Mon voisin, c'est quelqu'un
de Baptiste Morgan

critiqué par Sahkti, le 26 janvier 2005
(Genève - 50 ans)


La note:  étoiles
Le nationalisme "propret"
Jorg von Elpen est un politicien extrémiste et sans scrupules qu’aucun coup bas ne rebute. Pour lui, tout est bon pour arriver au pouvoir et il peut compter sur sa fidèle équipe de lieutenants prêts à tout pour la réussite de leur leader.
Elpen, Le Pen, tiens… drôle de coïncidence, mais le roman a été écrit avant le triomphalisme éphémère de l’autre.
Otto est vendeur d’aquariums, il vit à côté du beau manoir de von Elpen. Il se laisse embrigader, séduire et devient la plus obéissante des marionnettes. De la livraison d’explosifs planqués dans une pizza à l’enlèvement d’un journaliste trop curieux, il acceptera toutes les missions que lui confie le grand manitou de l’extrémisme. Otto n’a qu’une envie : qu’on le laisse tranquille, alors pour cela, il préfère obéir aveuglément à son maître que prendre le risque de le contrarier.
Belle représentation de notre état d’esprit : tant que ça ne nous dérange pas dans notre petit confort personnel, peu importe qui gouverne… C’est comme ça que les dictatures réussissent, parce que nous ne voulons pas être importunés. La démagogie a encore de beaux jours devant elle et l'auteur l’illustre très bien à travers ses lignes.

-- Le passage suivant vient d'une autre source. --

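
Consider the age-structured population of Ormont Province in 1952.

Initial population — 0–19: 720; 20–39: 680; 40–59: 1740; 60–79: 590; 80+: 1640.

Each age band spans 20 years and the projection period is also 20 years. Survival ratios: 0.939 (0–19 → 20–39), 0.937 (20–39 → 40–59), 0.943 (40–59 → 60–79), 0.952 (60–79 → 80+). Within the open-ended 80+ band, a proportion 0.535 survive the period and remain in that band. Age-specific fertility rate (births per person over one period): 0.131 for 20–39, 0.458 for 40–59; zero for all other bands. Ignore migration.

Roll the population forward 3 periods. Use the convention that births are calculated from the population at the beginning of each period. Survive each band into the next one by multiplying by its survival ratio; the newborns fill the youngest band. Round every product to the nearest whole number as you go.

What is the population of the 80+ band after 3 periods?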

Otto, le héros du récit, jeune homme naïf et utopiste qui préfère collaborer pour avoir la paix, car les ennuis ça prend la tête, est un homme qui fait semblant de ne pas savoir ce qui se cache derrière les discours nationalistes de Von Elpen mais qui ne peut s'empêcher, toutefois, de se poser des questions sur ce qu'il entend, ce qu'il voit et surtout ce qu'il fait. Car il tue des gens, il en brime d'autres, il participe à un vaste complot raciste et antisémite dont il n'a pas mesuré toute l'ampleur mais qui révèle peu à peu son vrai visage au grand jour. Otto se sent prisonnier d'un engrenage, refuse de regarder la réalité en face, préfère se mentir (c'est parfois plus facile, mais pas tout le temps), joue les innocents de service, avec beaucoup de candeur mais aussi une certaine nonchalance qui provoque l'agacement du lecteur. Otto sait sans savoir, c'est ainsi qu'il commet les pires crimes. D'autres l'ont fait avant lui et rien ne garantit qu'un recommencement est impossible.

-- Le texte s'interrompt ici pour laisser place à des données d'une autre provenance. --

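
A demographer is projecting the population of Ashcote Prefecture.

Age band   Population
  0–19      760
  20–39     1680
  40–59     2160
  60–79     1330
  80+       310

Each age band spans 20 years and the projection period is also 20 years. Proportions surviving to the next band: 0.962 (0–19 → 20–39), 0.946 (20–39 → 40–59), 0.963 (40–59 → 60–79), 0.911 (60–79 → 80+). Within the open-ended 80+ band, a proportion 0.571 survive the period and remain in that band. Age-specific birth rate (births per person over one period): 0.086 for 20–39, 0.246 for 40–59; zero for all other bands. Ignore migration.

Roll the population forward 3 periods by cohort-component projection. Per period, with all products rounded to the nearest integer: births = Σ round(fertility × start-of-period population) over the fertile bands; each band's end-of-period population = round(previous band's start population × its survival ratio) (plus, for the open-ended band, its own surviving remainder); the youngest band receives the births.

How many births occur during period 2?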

Baptiste Morgan, c'est le pseudo de Vincent Engel. Un pseudo choisi pour "signer une oeuvre d'une inspiration différente". Différente? Pas tant que ça, quand on connaît un peu le reste de l'oeuvre de Engel. On y retrouve la même démarche vis-à-vis de l'antisémitisme sournois, les souvenirs douloureux et souvent tus de l'extermination, de la guerre, des camps. Dans ce texte, Vincent Engel favorise la caricature, l'absurde, voire le non-sens, le tout, comme souvent avec lui, teinté d'un humour ravageur et ironique assez cruel.
Il dénonce ouverterment un processus d'endoctrinement et de diabolisation qui pourrait arriver plus vite qu'on ne l'imagine à nos proches ou à nous-mêmes, quoiqu'on s'en défende. Evidemment, ce qui arrive à son héros peut paraître gros, voire grotesque, mais quand on lit les dernières déclarations dans la presse du sosie du facho de son livre, on se dit qu'en fait, certains n'ont peur de rien et malheureusement, ça paie toujours bien d'une manière ou d'une autre.
Si l'histoire de Engel/Morgan prête à sourire et est de temps en temps tirée par les cheveux, elle n'empêche cependant le malaise de rapidement s'intaller, avec la nausée au bord des lèvres devant certains agissements et carrément le dégoût le plus profond à la lecture des dernières pages, celles qui racontent que l'horreur ne connaît pas de limite, surtout quand elle est mariée au mensonge et à l'hypocrisie.